Long subjection of a people and the denial of freedom bring many evils, and perhaps the greatest of these lies in the spiritual sphere—demoralization and sapping of the spirit of the people. It is hard to measure this, though it may be obvious.
Every previous ruling class, whether it had originally come from outside or was indigenous, had accepted the structural unity of India’s social and economic life and tried to fit into it. It had become Indianised and had struck roots in the soil of the country. The new rulers were entirely different, with their base elsewhere, and between them and the average Indian there was a vast and unbridgeable gulf—a difference in tradition, in outlook, in income, and ways of living.
Big landowners were created by the British after their own English pattern, chiefly because it was far easier to deal with a few individuals than with a vast peasantry. The objective was to collect as much money in the shape of revenue, and as speedily, as possible.
Nearly all our major problems today have grown up during British rule and as a direct result of British policy: the princes; the minority problem; various vested interests, foreign and Indian; the lack of industry and the neglect of agriculture; the extreme backwardness in the social services; and, above all, the tragic poverty of the people.
A people who are weak and who are left behind in the march of time invite trouble and ultimately have only themselves to blame.
Under modern conditions it is impossible to conceive of India being split up into scores of separate independent entities. Not only would there be perpetual conflict but all planned economic and cultural progress would become impossible.
But the Mutiny and great Revolt of 1857 demonstrated the value of the subsidiary state system to the British Government. Except for some minor defections the Indian princes not only remained aloof from the rising, but, in some instances, actually helped the British to crush it. This brought about a change in British policy towards them, and it was decided to keep them and even to strengthen them.
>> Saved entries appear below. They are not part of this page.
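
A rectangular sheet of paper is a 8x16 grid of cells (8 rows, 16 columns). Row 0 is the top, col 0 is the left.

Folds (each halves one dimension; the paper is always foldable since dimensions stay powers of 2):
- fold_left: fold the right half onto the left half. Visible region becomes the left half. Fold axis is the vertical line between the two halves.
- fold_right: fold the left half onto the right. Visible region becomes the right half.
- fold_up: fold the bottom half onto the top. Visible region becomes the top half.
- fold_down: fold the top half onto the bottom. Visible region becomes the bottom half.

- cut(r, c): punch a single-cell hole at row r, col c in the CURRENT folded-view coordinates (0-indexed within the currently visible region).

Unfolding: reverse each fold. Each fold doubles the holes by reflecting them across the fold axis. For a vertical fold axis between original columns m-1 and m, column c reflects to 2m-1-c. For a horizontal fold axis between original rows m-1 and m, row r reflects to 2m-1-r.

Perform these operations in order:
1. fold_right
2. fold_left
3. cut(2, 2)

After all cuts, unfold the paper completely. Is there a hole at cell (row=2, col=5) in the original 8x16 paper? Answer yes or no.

Op 1 fold_right: fold axis v@8; visible region now rows[0,8) x cols[8,16) = 8x8
Op 2 fold_left: fold axis v@12; visible region now rows[0,8) x cols[8,12) = 8x4
Op 3 cut(2, 2): punch at orig (2,10); cuts so far [(2, 10)]; region rows[0,8) x cols[8,12) = 8x4
Unfold 1 (reflect across v@12): 2 holes -> [(2, 10), (2, 13)]
Unfold 2 (reflect across v@8): 4 holes -> [(2, 2), (2, 5), (2, 10), (2, 13)]
Holes: [(2, 2), (2, 5), (2, 10), (2, 13)]

Answer: yes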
Some of the princes are good, some are bad; even the good ones are thwarted and checked at every turn. As a class they are of necessity backward, feudal in outlook, and authoritarian in methods, except in their dealings with the British Government, when they show a becoming subservience. Shelvankar has rightly called the Indian states ‘Britain’s fifth column in India.’
A number of very remarkable men rose in Bengal in the nineteenth century, who gave the lead to the rest of India in cultural and political matters, and out of whose efforts the new nationalist movement ultimately took shape.
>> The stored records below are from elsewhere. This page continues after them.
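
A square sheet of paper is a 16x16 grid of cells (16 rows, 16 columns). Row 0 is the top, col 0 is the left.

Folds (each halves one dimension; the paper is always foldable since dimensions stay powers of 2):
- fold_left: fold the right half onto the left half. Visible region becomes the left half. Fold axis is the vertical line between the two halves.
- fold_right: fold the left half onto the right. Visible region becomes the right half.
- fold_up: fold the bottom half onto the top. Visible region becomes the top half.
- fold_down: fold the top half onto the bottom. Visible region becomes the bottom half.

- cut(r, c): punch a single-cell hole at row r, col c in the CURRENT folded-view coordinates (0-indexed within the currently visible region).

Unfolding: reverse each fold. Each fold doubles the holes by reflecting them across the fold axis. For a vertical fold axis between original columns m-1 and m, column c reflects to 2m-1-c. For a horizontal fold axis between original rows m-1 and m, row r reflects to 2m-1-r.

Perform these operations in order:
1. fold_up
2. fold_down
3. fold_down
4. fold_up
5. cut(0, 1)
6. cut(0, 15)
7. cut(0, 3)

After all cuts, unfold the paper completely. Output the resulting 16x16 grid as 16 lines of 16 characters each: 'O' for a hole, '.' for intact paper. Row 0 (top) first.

Answer: .O.O...........O
.O.O...........O
.O.O...........O
.O.O...........O
.O.O...........O
.O.O...........O
.O.O...........O
.O.O...........O
.O.O...........O
.O.O...........O
.O.O...........O
.O.O...........O
.O.O...........O
.O.O...........O
.O.O...........O
.O.O...........O

Derivation:
Op 1 fold_up: fold axis h@8; visible region now rows[0,8) x cols[0,16) = 8x16
Op 2 fold_down: fold axis h@4; visible region now rows[4,8) x cols[0,16) = 4x16
Op 3 fold_down: fold axis h@6; visible region now rows[6,8) x cols[0,16) = 2x16
Op 4 fold_up: fold axis h@7; visible region now rows[6,7) x cols[0,16) = 1x16
Op 5 cut(0, 1): punch at orig (6,1); cuts so far [(6, 1)]; region rows[6,7) x cols[0,16) = 1x16
Op 6 cut(0, 15): punch at orig (6,15); cuts so far [(6, 1), (6, 15)]; region rows[6,7) x cols[0,16) = 1x16
Op 7 cut(0, 3): punch at orig (6,3); cuts so far [(6, 1), (6, 3), (6, 15)]; region rows[6,7) x cols[0,16) = 1x16
Unfold 1 (reflect across h@7): 6 holes -> [(6, 1), (6, 3), (6, 15), (7, 1), (7, 3), (7, 15)]
Unfold 2 (reflect across h@6): 12 holes -> [(4, 1), (4, 3), (4, 15), (5, 1), (5, 3), (5, 15), (6, 1), (6, 3), (6, 15), (7, 1), (7, 3), (7, 15)]
Unfold 3 (reflect across h@4): 24 holes -> [(0, 1), (0, 3), (0, 15), (1, 1), (1, 3), (1, 15), (2, 1), (2, 3), (2, 15), (3, 1), (3, 3), (3, 15), (4, 1), (4, 3), (4, 15), (5, 1), (5, 3), (5, 15), (6, 1), (6, 3), (6, 15), (7, 1), (7, 3), (7, 15)]
Unfold 4 (reflect across h@8): 48 holes -> [(0, 1), (0, 3), (0, 15), (1, 1), (1, 3), (1, 15), (2, 1), (2, 3), (2, 15), (3, 1), (3, 3), (3, 15), (4, 1), (4, 3), (4, 15), (5, 1), (5, 3), (5, 15), (6, 1), (6, 3), (6, 15), (7, 1), (7, 3), (7, 15), (8, 1), (8, 3), (8, 15), (9, 1), (9, 3), (9, 15), (10, 1), (10, 3), (10, 15), (11, 1), (11, 3), (11, 15), (12, 1), (12, 3), (12, 15), (13, 1), (13, 3), (13, 15), (14, 1), (14, 3), (14, 15), (15, 1), (15, 3), (15, 15)]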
The reluctance of the East India Company to spread education was justified, for as early as 1830 a batch of students of the Hindu College of Calcutta (where Sanskrit and English were taught) demanded certain reforms. They asked for restrictions on the political power of the Company and provision for free and compulsory education.
English education brought a widening of the Indian horizon, an admiration for English literature and institutions, a revolt against some customs and aspects of Indian life, and a growing demand for political reform.
The great difference between the state of Bengal and that of northern and central India in the middle of the century is brought out by the fact that while in Bengal the new intelligentsia (chiefly Hindu) had been influenced by English thought and literature and looked to England for political constitutional reform, the other areas were seething with the spirit of revolt.
Throughout the nineteenth century the new English-educated class, mainly Hindu, looked up with admiration towards England and hoped to advance with her help and in co-operation with her. There was a cultural renaissance and a remarkable growth of the Bengali language, and the leaders of Bengal stood out as the leaders of political India.